Showing Evidence to Support The Elements of the Crime

Interestingly, many people do not understand a preliminary hearing and how it relates to a criminal case in Los Angeles. But if you have a felony pending in the San Fernando courthouse, you better figure out what a preliminary hearing is and how it might relate to your case.

Misdemeanor cases do not entitle a defendant to a preliminary hearing. It's only a felony case. Basically, after the arraignment, the subsequent major court proceeding will be a preliminary hearing on the road to doing a trial. What it is, is the prosecutors have to put together their case. They have to put on evidence that at least preliminary shows can meet all the elements of the charges.

Preliminary Hearings In California Criminal Cases

So, if you have a case where they don't have evidence on a point where they don't have evidence on the case, but they filed it anyways – that's what people ask me all the time – how can they file that case? They can file whatever they want, just like people can file lawsuits, prosecutors in criminal courts, if they wish to can file criminal cases.  That doesn't necessarily mean they can prove them, but they are certainly entitled to file them if they think they can prove them.

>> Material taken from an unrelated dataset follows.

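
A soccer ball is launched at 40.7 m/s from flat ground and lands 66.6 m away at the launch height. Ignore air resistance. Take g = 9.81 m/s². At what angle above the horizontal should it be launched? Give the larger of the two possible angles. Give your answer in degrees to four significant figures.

78.39°

From R = (v₀²/g) sin 2θ: sin 2θ = 9.81 × 66.6 / 1656.5 = 0.3944.
2θ = 23.23° or 180° − 23.23° = 156.8°, so θ = 11.61° or 78.39°.
The larger angle is 78.39°.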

In a felony case, you can set the case as a defense attorney for a preliminary hearing and make them show the judge what evidence they have that if the case went to trial, would it meet each of the elements. Now, there might be problems with some of their evidence, but that's not necessarily what the test is at a preliminary hearing. The standard at a preliminary hearing is, is there a reasonable suspicion that the person was charged with particular crimes committed each of the offenses.

A reasonable suspicion at a preliminary hearing is not a very high standard, so that means it's not that difficult for the prosecutors to prove their case if they have the evidence, or at least they have some proof.

Defense Lawyer Cross-Examination of Witnesses

In these preliminary hearings, I often see that the prosecutors put on their case, I am entitled to cross-examine their witnesses. Usually, I can do some pretty good damages to their witness's case at the preliminary hearing. So, my client will say, well, wait a minute. Why didn't' the judge dismiss that case? You destroyed their witnesses at the preliminary hearings. If a judge doesn't dismiss the case, the answer is that they only have to put on evidence of each of the elements that, if believed, they could prove their case.

So, a lot of times, the defense will put on evidence. The prosecutors will put on evidence and say, look, it looks like there's an issue here. I'm going to let a jury decide. I'm not going to come in and play jury in the case. I am not usually the one that handles that in a preliminary hearing. My job is to see if the prosecutors put on enough evidence to meet all the elements if the jury believed it, and so that's what they do.

But then, in other cases I've seen, the evidence for the prosecutors is so ridiculous that the judge will say, you know what, I'm not going to let this go past the preliminary hearing. I'm going to dismiss this case. So, to judge that is not easy because you often have police reports, but as soon as a good cross-examiner at a preliminary hearing starts asking questions, the next thing you know, new evidence comes out. The evidence they have can turn sour. There're all sorts of things.

Setting Up Case for Trail

So, I do preliminary hearings if I decide to do them is probably multiple folds. Number one, I will try to get the case dismissed if I can. Number two, even if I can't get the case dismissed, I can do some damage to the case, and then I can use that damage to work out some resolution with the prosecutors, and finally, I'm setting the issue up for trial.

If I can get witnesses locked in under the penalty of perjury, then I can set the particular case up for trial. I can't tell you how many times I've used the transcript from the preliminary hearing in jury trials, which is all under the penalty of perjury to impeach and attack witnesses. So, we'll be doing the problem, and all of a sudden, they'll say something different than what they said during the preliminary hearing, and we're doing the jury trial in front of a jury. I'll then get up and say, hey, wait a minute. You just said this.

Didn't you testify earlier in these court proceedings at a preliminary hearing under penalty of perjury, and they're going to have to answer yes, and then I'm going to show them what they said. I'm going to compare it to what they said now. Now they have a big problem because they've contradicted themselves. This is the first step in an effective cross-examination in a San Fernando case to destroy the witness's credibility and win the case.

So, preliminary hearings are critical. There're all sorts of reasons to do them. At the end of a preliminary hearing, you ask the judge to dismiss the case. If the judge denies that motion when you get into the new trial court, you can then file what's called a 995 motion and say to the new judge and say this judge was wrong. We want you to dismiss the case. We don't believe there was enough evidence to hold the client to answer and do a jury trial in this case, and the judge will be forced to rule on that 995 motion. The prosecutor will be forced to defend it.

So, suppose you have a case with some try-able issues. In that case, you want to consider doing a preliminary hearing. This is something you should sit down with your criminal defense attorney and decide whether or not a preliminary hearing is the right move in that particular case.